Use the good stuff 100T. Dissolve in the sorbitol containing phosphate buffer described in the protocol, spin for 10 min in a microfuge, remove to a fresh tube and quick freeze on liquid nitrogen. Store at -80°C. Do not repeatedly freeze and thaw, if you do always quick freeze.

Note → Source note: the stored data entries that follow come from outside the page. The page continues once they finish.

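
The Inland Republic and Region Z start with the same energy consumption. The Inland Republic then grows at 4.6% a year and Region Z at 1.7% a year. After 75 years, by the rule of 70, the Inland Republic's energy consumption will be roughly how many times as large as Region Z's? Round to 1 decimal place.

the Inland Republic pulls ahead at 2.9 pp per year, so the ratio doubles every 70/2.9 ≈ 24.14 years.
In 75 years that's 3.11 doublings: 2^3.11 ≈ 8.6.

≈ 8.6 times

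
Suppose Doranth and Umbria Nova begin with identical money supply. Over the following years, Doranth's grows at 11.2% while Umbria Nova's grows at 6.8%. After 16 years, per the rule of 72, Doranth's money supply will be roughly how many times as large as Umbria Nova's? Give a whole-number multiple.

Rate gap = 11.2% − 6.8% = 4.4 points.
The ratio doubles every 72/4.4 ≈ 16.36 years.
16/16.36 ≈ 0.98 doublings → ratio ≈ 2^0.98 ≈ 2.

around 2 times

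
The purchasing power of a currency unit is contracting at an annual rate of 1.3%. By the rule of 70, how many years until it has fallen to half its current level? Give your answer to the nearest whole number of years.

Halving time ≈ 70 / 1.3 = 53.85 → 54 years.

approximately 54 years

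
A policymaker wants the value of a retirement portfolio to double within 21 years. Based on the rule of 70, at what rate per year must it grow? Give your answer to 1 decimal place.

3.3% per year

70 / 21 ≈ 3.33, so about 3.3% per year.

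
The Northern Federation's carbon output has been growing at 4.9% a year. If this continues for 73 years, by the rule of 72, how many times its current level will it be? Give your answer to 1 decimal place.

Doubles every ≈ 14.69 years (72/4.9).
73 years is 4.97 doublings; 2^4.97 ≈ 31.3×.

about 31.3 times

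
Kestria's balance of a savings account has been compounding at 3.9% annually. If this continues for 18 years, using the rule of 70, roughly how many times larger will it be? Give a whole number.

70/3.9 ≈ 17.95 years per doubling.
18 years fits 1 doubling: 2^1 = 2.

roughly 2 times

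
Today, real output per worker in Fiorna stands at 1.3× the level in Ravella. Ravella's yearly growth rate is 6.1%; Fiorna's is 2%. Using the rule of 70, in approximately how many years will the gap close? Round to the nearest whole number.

The growth-rate gap is 6.1% − 2% = 4.1 percentage points.
So the ratio between them halves every 70/4.1 ≈ 17.07 years.
A 1.3× gap takes log₂(1.3) ≈ 0.38 halvings to close: 0.38 × 17.07 ≈ 6 years.

about 6 years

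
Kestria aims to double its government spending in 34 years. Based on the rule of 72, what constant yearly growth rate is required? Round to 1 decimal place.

2.1%

72 / 34 ≈ 2.12, so about 2.1% per year.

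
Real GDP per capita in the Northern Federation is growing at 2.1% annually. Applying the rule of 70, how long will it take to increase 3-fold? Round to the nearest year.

One doubling takes 70/2.1 = 33.33 years.
Reaching 3× takes log₂(3) ≈ 1.58 doublings.
1.58 × 33.33 ≈ 53 years.

roughly 53 years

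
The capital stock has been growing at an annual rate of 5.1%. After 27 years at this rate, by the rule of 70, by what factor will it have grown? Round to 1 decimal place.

Doubling time ≈ 70/5.1 = 13.73 years.
27 years / 13.73 ≈ 1.97 doublings → factor 2^1.97 ≈ 3.9.

approximately 3.9 times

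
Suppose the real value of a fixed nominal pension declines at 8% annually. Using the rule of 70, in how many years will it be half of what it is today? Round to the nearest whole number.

The rule works in reverse for decay: 70/8 ≈ 8.75 years to halve.

about 9 years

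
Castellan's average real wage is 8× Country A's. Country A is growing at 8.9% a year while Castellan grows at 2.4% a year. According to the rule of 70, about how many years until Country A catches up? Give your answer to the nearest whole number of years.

Country A gains on Castellan at 8.9% − 2.4% = 6.5 points a year.
At that relative rate the gap halves every 70/6.5 ≈ 10.77 years.
An 8× gap closes after 3 halvings: 3 × 10.77 ≈ 32 years.

32 years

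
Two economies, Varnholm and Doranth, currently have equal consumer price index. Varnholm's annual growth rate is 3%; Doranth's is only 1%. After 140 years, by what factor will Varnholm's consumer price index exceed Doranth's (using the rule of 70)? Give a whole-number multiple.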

Buy good stuff from sigma, >400,000MW. Dissolve as a 1% stock solution in good water. Quick freeze in aliqoutes and store at -80°C.
Stock solution should be at 1 mg/ml in water and stored at -20°C.
Dissolve 500 mg p-phenylenediamine in 1 ml PBS, add 1 ml 200mM Tris-HCl pH8.8 to buffer and bring the volume to 10 mls with glycerol.  Mix thoroughly and store at -20°C. It turns brown when it is bad. Key to using PPD as anti fade is pH. Too low and your fluorescence will not be protected from bleaching.